The upcoming closure of the Yallourn Power station, planned for 2028, is threatening positions in the energy sector, and has increased demand for the creation of jobs in Gippsland. 

Though Chester has been more vocal about environmental issues than other Nationals, Simons said that “there’s a big shortfall between the rhetoric and the reality”.  

Simons emphasised that Chester’s support of offshore wind legislation and renewable energy has been a good start, but that “any future federal government will need to go further to plan for the closure of coal fired power stations while acting on climate change and creating jobs”.  

Not just for farmers 

Since the beginning of his parliamentary career Chester has sought to represent diverse viewpoints from Gippsland, and to combat the perception that his electorate is solely made up of farmers.  

Last June, in the Nationals leadership spill, Chester supported then-party leader Michael McCormack, who was defeated by Barnaby Joyce. As a result, Chester was removed from the positions of minister for Veterans’Affairs and Defence Personnel.  

Veterans groups endorsed Chester in the aftermath of the spill, praising the stability and continuity he brought to the ministerial positions. Kel Ryan, national president of the Defence Force Welfare Association, said that Chester “represented the best stability in the portfolio for over 10 years”.  

Last September, Chester took a break from the Nationals party room, citing frustration with leadership and what he described as the “very hard right-wing agenda” pushed by some National Party MPs as reasons for his departure.  

He has been a vocal critic of outgoing Nationals member George Christensen’s anti-vaccine views and support for anti-lockdown protests, and senator Matt Canavan’s criticisms of the government’s net zero carbon emissions commitment.  

In 2015 he was the first Nationals member to publicly support same-sex marriage, and in 2021 he was among the few Nationals to initially back Prime Minister Scott Morrison’s commitment to net zero emissions by 2050.   

Not a “robotic” National 

Durkin said that Chester’s break from the Nationals party room reinforced his standing in Gippsland, because “It showed that he wasn’t just … robotic to whatever the Nats wanted”.  

Tom Parry, a journalist at the Gippsland Times, praised Chester’s support for the community. He recently advocated for the several bushfire recovery projects deemed ineligible for recovery grants due to an ABN technicality.  

Despite previous disagreements, Chester and Joyce worked together earlier this year to intervene and secure funding for these recovery projects.  

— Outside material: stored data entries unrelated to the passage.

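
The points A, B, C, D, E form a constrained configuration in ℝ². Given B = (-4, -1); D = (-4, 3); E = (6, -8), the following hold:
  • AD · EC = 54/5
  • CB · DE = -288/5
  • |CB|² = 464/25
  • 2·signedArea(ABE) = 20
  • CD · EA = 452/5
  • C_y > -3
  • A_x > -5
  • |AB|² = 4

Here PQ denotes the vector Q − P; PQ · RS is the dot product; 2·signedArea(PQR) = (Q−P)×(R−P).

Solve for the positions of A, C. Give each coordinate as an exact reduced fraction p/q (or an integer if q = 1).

A = (-4, 1)
C = (0, -13/5)

1. C_x = 0  [line -10·x + 11·y + 143/5 = 0 ∩ |CB|² = 464/25]
2. C_y = -13/5  [line -10·x + 11·y + 143/5 = 0 ∩ |CB|² = 464/25]
   → C = (0, -13/5)
3. A_x = -4  [AD · EC = 54/5 ∩ CD · EA = 452/5]
4. A_y = 1  [AD · EC = 54/5 ∩ CD · EA = 452/5]
   → A = (-4, 1)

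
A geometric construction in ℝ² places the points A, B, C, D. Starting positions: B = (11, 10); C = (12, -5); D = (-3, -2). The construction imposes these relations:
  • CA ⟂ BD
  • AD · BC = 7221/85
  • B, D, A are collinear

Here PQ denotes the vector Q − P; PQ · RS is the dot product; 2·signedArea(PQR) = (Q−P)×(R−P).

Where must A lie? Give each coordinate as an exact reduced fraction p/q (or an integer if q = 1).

1. A_x = 354/85  [B, D, A are collinear ∩ CA ⟂ BD]
2. A_y = 352/85  [B, D, A are collinear ∩ CA ⟂ BD]
   → A = (354/85, 352/85)

A = (354/85, 352/85)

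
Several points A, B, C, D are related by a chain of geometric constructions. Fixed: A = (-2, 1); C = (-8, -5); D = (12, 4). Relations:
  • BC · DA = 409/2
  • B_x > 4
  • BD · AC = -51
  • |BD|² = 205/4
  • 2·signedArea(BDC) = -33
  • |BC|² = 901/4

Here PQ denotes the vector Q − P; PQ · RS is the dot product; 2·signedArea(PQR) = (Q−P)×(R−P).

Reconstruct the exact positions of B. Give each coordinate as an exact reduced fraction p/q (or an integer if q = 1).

B = (5, 5/2)

1. B_x = 5  [2·signedArea(BDC) = -33 ∩ BD · AC = -51]
2. B_y = 5/2  [2·signedArea(BDC) = -33 ∩ BD · AC = -51]
   → B = (5, 5/2)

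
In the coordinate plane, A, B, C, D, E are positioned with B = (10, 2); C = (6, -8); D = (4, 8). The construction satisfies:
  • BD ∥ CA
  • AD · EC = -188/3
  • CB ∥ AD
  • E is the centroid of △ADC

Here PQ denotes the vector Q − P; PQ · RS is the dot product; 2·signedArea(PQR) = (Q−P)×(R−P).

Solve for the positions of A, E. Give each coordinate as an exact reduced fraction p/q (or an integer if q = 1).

1. A_x = 0  [CB ∥ AD ∩ BD ∥ CA]
2. A_y = -2  [CB ∥ AD ∩ BD ∥ CA]
   → A = (0, -2)
3. E_x = 10/3  [E is the centroid of △ADC]
4. E_y = -2/3  [E is the centroid of △ADC]
   → E = (10/3, -2/3)

A = (0, -2)
E = (10/3, -2/3)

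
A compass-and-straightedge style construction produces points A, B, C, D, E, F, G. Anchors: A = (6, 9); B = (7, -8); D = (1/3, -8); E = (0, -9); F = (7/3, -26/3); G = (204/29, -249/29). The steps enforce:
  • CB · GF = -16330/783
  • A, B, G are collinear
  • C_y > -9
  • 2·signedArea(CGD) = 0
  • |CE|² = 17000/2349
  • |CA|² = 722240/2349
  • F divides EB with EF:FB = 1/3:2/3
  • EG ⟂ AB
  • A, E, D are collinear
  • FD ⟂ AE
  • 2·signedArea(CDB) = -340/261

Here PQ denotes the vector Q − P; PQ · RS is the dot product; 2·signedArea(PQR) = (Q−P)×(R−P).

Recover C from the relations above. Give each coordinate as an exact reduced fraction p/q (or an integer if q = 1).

C = (670/261, -713/87)

1. C_x = 670/261  [2·signedArea(CGD) = 0 ∩ 2·signedArea(CDB) = -340/261]
2. C_y = -713/87  [2·signedArea(CGD) = 0 ∩ 2·signedArea(CDB) = -340/261]
   → C = (670/261, -713/87)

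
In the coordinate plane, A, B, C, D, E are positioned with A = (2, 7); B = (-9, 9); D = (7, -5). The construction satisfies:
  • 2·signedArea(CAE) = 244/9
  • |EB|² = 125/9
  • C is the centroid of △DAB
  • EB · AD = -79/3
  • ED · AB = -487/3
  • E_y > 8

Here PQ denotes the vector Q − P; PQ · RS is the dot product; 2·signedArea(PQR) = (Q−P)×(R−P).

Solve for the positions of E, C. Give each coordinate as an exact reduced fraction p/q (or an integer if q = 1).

1. E_x = -16/3  [ED · AB = -487/3 ∩ EB · AD = -79/3]
2. E_y = 25/3  [ED · AB = -487/3 ∩ EB · AD = -79/3]
   → E = (-16/3, 25/3)
3. C_x = 0  [C is the centroid of △DAB]
4. C_y = 11/3  [C is the centroid of △DAB]
   → C = (0, 11/3)

C = (0, 11/3)
E = (-16/3, 25/3)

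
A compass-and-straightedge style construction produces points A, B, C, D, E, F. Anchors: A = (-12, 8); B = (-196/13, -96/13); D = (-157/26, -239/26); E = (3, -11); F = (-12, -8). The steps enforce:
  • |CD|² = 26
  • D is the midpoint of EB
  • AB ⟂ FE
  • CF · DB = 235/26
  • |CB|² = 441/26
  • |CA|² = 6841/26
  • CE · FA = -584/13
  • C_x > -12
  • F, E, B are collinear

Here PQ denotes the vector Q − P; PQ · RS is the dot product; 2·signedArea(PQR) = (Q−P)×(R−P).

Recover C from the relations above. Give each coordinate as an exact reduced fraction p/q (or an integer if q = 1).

1. C_x = -287/26  [CE · FA = -584/13 ∩ CF · DB = 235/26]
2. C_y = -213/26  [CE · FA = -584/13 ∩ CF · DB = 235/26]
   → C = (-287/26, -213/26)

C = (-287/26, -213/26)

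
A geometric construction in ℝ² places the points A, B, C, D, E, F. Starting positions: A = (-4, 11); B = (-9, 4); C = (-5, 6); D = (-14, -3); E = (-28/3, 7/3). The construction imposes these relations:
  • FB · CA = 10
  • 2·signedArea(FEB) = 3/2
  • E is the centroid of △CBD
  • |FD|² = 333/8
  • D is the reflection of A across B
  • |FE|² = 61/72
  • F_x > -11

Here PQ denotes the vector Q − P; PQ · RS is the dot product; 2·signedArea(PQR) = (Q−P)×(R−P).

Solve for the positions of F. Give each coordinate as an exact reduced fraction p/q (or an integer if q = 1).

1. F_x = -41/4  [2·signedArea(FEB) = 3/2 ∩ FB · CA = 10]
2. F_y = 9/4  [2·signedArea(FEB) = 3/2 ∩ FB · CA = 10]
   → F = (-41/4, 9/4)

F = (-41/4, 9/4)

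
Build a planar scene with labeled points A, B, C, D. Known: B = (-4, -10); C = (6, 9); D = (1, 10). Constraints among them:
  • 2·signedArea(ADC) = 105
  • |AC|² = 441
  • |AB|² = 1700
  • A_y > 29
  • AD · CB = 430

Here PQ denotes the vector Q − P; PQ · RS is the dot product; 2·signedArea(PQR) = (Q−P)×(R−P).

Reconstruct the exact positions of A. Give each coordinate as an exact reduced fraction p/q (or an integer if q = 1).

A = (6, 30)

1. A_x = 6  [AD · CB = 430 ∩ 2·signedArea(ADC) = 105]
2. A_y = 30  [AD · CB = 430 ∩ 2·signedArea(ADC) = 105]
   → A = (6, 30)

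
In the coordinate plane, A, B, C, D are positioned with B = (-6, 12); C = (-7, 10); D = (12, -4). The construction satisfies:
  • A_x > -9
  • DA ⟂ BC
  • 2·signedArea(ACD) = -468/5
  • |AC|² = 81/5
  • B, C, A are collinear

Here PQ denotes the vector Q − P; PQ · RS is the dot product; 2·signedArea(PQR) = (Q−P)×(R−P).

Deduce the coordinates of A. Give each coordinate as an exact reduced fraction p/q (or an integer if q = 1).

1. A_x = -44/5  [B, C, A are collinear ∩ DA ⟂ BC]
2. A_y = 32/5  [B, C, A are collinear ∩ DA ⟂ BC]
   → A = (-44/5, 32/5)

A = (-44/5, 32/5)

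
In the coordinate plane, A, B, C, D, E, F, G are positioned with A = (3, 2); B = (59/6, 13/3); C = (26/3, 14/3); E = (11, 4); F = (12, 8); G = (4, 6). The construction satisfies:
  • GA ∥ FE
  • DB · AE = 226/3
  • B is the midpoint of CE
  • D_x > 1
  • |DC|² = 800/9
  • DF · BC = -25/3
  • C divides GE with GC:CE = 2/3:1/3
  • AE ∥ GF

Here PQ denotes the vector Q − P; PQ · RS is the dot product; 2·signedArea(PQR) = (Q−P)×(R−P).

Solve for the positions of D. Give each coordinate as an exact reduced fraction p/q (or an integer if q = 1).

1. D_x = 2  [DB · AE = 226/3 ∩ DF · BC = -25/3]
2. D_y = -2  [DB · AE = 226/3 ∩ DF · BC = -25/3]
   → D = (2, -2)

D = (2, -2)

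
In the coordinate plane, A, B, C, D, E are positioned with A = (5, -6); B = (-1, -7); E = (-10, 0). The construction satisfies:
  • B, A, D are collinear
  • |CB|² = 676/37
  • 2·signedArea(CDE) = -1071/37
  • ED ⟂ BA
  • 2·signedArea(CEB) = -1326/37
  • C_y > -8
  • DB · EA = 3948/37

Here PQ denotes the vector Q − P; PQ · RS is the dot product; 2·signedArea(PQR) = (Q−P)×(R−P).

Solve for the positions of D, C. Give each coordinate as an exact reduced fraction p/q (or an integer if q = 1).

1. D_x = -319/37  [B, A, D are collinear ∩ ED ⟂ BA]
2. D_y = -306/37  [B, A, D are collinear ∩ ED ⟂ BA]
   → D = (-319/37, -306/37)
3. C_x = -193/37  [2·signedArea(CDE) = -1071/37 ∩ 2·signedArea(CEB) = -1326/37]
4. C_y = -285/37  [2·signedArea(CDE) = -1071/37 ∩ 2·signedArea(CEB) = -1326/37]
   → C = (-193/37, -285/37)

C = (-193/37, -285/37)
D = (-319/37, -306/37)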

In Chester’s first speech to parliament, in 2008, he said that Australia’s wealth meant it can afford to aid the disadvantaged, and that “we must do more to help those less fortunate”.  

Chester urged better treatment of the socially and economically disadvantaged people of Gippsland, particularly older and Aboriginal Australians.  

“Gippsland performs poorly on a range of socioeconomic indicators,” he told parliament. “I want to spend my time in office … fighting for a fair go for all Gippslanders.”